Она увлекла его на второй этаж, к спальне. Изобразила собственное возбуждение, мяукая и кривляясь тем притворным способом, что в свое время так досаждал Максу. А вот Бриллштейн не замечал, что у нее ровный пульс и полнейшее отсутствие перспирации. Загнав Пенни в постель, он забрался сверху, закопошился, понуждая раздвинуть коленки. Рывком спустив трусы, он и не прикидывался, что хочет доставить ей удовольствие. С кончика фаллоса тянулась нитка прозрачной слизи, прилипая к девичьей коже, о которую он терся. Размазывая клейкие выделения по безволосой наготе, Бриллштейн хрипел:
– Гладенькая, какая гладенькая!..
Харкнув себе в руку, взялся втирать мерзкий плевок. Затем выяснилось, что он не умеет попадать в подвижную мишень, поэтому Пенни пришлось замереть, дабы он смог проникнуть.

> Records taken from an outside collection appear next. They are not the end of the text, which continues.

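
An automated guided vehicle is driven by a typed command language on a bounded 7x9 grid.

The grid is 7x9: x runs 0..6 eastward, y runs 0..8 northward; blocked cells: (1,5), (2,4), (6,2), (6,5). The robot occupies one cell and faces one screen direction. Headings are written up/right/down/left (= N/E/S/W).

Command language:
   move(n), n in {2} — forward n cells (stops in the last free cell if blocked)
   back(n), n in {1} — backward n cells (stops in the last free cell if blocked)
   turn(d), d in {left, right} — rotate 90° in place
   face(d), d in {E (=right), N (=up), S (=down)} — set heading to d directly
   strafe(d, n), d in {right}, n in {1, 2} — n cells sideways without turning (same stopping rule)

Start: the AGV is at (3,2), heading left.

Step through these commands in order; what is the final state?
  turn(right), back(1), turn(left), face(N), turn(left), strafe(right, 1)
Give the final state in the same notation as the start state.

from: at (3,2), heading left
1. turn(right) → at (3,2), heading up
2. back(1) → at (3,1), heading up
3. turn(left) → at (3,1), heading left
4. face(N) → at (3,1), heading up
5. turn(left) → at (3,1), heading left
6. strafe(right, 1) → at (3,2), heading left

at (3,2), heading left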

С первым же толчком он вошел на всю глубину. Вцепившись в дряблые складки по бокам его туши, она напряглась: впереди, кажется, ждет нечто похлеще. И до последней минуты молилась, чтобы так оно и вышло.
Ее надежды оправдались. Не успев еще выйти для второго захода, Бриллштейн взревел, как хряк на семейной ферме, угодивший под нож закольщика. Забился, стараясь спастись, но крепкие девичьи пальцы надежно прижимали добычу к паху. Чем бы это ни было, что-то внутри ее вагины терзало Бриллштейна, да так, что он взмолился о пощаде. Обсыпанные гречкой руки толкались и дрались, однако Пенни все превозмогла.
– Говори! – потребовала она, прогибаясь в пояснице, чтобы ее вагинальная пыточная камера могла плотнее взяться за жертву. – Признавайся, что вы с Максом затеяли!
Бриллштейн выл. Пока неясно, чем ее зарядил Максвелл, но функцию злой сторожевой собаки эта штуковина исполняла на все сто.
– Он как-то связан с гибелью Алуэтты? – напирала Пенни. – Макс убил ее из-за той тяжбы?
– Да! – взвизгнул Бриллштейн. – Мне больно!
Крича в пунцовую, перекошенную морду, Пенни не отставала:
– Каким боком тут замешаны «кончики»?
– Я не знаю! – Он всхлипнул, корячась, будто шершни целым роем облепили его член и жалят напропалую.
Если он и хлестал кровью внутри ее, Пенни было плевать. Под угрозой жизнь лучшей подруги с мамой за компанию! Миллионы других женщин в опасности. Продолжая инквизиторский допрос, не ведая пощады, как и он ее не ведал при даче показаний, она гнула свое:
– А ну выкладывай бесовский план Вклинуса!
– Я ничего не знаю! – жалобно взвыл Бриллштейн.